Duada samimiyet zaten önemli.Örneğin biz ibadetlerimizde samimi değilsek ,hatta namaz kılmıyor, oruç tutmuyor,başımızı dahai örtümüyor tesettürsüz geziyorsak, nice nimetlere nankörlük yapıyorsak,islamdan uzak yaşayıyor ve Yüce Rabbimizden hale birşeyler bekliyorsak şunu unutmayalım gerçekten iman ettikmi?
Rabbimize karşı kulluğumuzu yaptık mı?İmanımızda samimiyiz.Gerçektende dünya hayatı içinmi yoksa inandımızı söyledimiz ahiret için mi çalışıyoruz.

Ahir zamanın böyle olucağını zaten Peygamber Efendimiz (s.a.v) hadislerle bildiriyor.Sen ortamın iyileşmesini beklemiyeceksin.Sen kendini düzelteceksin.
Yani ortama değil islama uyacağız.

Yani hasta olunca dua ediyoruz iyileşince şükürde unutuluyor duada.
Hep ihtiyaç ve muhtaç oldumuzu bilmiyoruz.Hep dua etmeliyiz.Allah böyle imtihan ederek kullarını deniyor.

Duamız hep maddiyat üzerinden olmamalı ev,araba,mal mükl ... bunlar zaten dünyada kalıcak toprak olucağız.Alacağımız bir kefen oda nasip olursa.Kefensiz depremde ölenlerde oluyor.
Kefenin cebi yok kısaca.

Demekki ettimiz dualar hep dünya için dünya sevgisiyle nefsimizi çok seviyoruz.

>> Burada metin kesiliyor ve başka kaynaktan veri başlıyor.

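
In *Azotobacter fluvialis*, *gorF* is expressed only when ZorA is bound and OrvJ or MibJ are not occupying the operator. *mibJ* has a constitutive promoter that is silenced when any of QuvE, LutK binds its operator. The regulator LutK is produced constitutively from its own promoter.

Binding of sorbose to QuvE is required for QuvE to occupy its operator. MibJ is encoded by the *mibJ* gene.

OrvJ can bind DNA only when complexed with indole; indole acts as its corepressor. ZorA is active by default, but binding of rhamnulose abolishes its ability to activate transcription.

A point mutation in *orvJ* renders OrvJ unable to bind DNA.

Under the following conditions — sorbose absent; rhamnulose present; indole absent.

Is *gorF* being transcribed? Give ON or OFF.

OrvJ is non-functional in this strain, so it has no effect.
Sorbose is absent, so QuvE is inactive.
LutK is produced constitutively and is active.
With repressor LutK bound, *mibJ* is not transcribed.
So MibJ is not produced.
Rhamnulose is present, so ZorA is inactive.
Required activator ZorA is absent, so *gorF* is not transcribed.

OFF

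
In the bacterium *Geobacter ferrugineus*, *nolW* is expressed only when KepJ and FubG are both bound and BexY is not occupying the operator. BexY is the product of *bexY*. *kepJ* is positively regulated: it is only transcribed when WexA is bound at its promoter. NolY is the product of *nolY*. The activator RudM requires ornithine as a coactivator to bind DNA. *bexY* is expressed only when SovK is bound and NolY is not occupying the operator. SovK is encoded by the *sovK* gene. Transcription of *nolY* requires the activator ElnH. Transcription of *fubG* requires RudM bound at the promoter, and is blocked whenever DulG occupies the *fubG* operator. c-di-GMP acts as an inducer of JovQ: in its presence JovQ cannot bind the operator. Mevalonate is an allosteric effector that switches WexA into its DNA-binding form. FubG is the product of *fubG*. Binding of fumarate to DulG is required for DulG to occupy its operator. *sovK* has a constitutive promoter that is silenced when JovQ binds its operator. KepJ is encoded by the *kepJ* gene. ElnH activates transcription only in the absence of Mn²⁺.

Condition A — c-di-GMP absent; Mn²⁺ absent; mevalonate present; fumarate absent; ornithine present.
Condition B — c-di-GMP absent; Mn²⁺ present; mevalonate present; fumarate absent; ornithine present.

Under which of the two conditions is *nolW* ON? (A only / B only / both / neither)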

Fakat müslümanlar imanının gitmesinden korkmalı heleki bu ahir zamanda" İmanı koru Ya Rabbi ,nefsimden şeytandan sana sığınırım,beni doğru yola(sıratel müstekime)ilet ,iman üzere ölebilmeyi nasip et."diye içimizden geldiği gibi duaya sarılmalıyız.

Elbette dua Allah ile kul arasındadır.O ise her şeye kadirdir.Belirtmek istedimiz hem kulluğumuzu yağalım hem dünya için isteyelim fakat ahireti asla unutmayalım.Asıl yurt orasıdır.Zaten dünyaya gitmek için geldik.